Numerical process parameters optimization in hammer forging for minimizing forging load

抄録

Hammer forging is a traditional manufacturing technology to produce high stiffness product and is widely used in heavy industries. In the hammer forging, the product is produced through several blows. Forging using mechanical press controls the distance between dies and then the product is produced, whereas the product is produced by the energy in the hammer forging. Therefore, it is difficult to control the distance between dies in the hammer forging, and the energy plays a crucial role in the hammer forging. It is necessary to determine appropriate energy at each blow to produce highly accurate product. Conventionally, the energy at each blow is determined by the trial-and-error method. This paper proposes a methodology to determine the optimal energy at each blow using numerical simulation and design optimization technique. It is important to save the energy in the hammer forging for green environment, and is also important to reduce the forging load.
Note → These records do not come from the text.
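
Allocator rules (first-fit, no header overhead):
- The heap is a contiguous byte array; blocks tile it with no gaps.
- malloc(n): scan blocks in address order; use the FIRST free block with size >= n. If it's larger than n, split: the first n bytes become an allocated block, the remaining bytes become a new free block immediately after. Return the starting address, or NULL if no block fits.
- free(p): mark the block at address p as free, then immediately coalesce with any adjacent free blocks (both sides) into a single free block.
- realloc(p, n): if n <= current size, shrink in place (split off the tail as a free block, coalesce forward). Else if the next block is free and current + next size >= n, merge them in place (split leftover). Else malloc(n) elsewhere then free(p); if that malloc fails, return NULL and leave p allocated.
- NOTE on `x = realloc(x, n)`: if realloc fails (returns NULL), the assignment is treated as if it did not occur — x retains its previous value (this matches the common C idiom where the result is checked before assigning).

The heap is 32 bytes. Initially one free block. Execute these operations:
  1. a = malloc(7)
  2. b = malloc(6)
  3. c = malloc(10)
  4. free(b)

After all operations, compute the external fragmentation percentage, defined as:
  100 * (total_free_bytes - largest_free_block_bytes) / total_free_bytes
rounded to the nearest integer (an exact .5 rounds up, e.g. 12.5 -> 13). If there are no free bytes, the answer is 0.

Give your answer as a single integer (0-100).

Answer: 40

Derivation:
Op 1: a = malloc(7) -> a = 0; heap: [0-6 ALLOC][7-31 FREE]
Op 2: b = malloc(6) -> b = 7; heap: [0-6 ALLOC][7-12 ALLOC][13-31 FREE]
Op 3: c = malloc(10) -> c = 13; heap: [0-6 ALLOC][7-12 ALLOC][13-22 ALLOC][23-31 FREE]
Op 4: free(b) -> (freed b); heap: [0-6 ALLOC][7-12 FREE][13-22 ALLOC][23-31 FREE]
Free blocks: [6 9] total_free=15 largest=9 -> 100*(15-9)/15 = 600/15 = 40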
To produce the highly accurate product, underfill should be avoided, which is handled as the design constraint. Therefore, multiobjective design optimization is performed to minimize the total energy and the forging load without underfill. The numerical simulation is so intensive that sequential approximate optimization that response surface is repeatedly constructed and optimized is adopted to identify the pareto-frontier between the total energy and the forging load. It is clarified through the numerical result that the proposed approach can determine the energy at each blow effectively, compared with the trial-and-error method.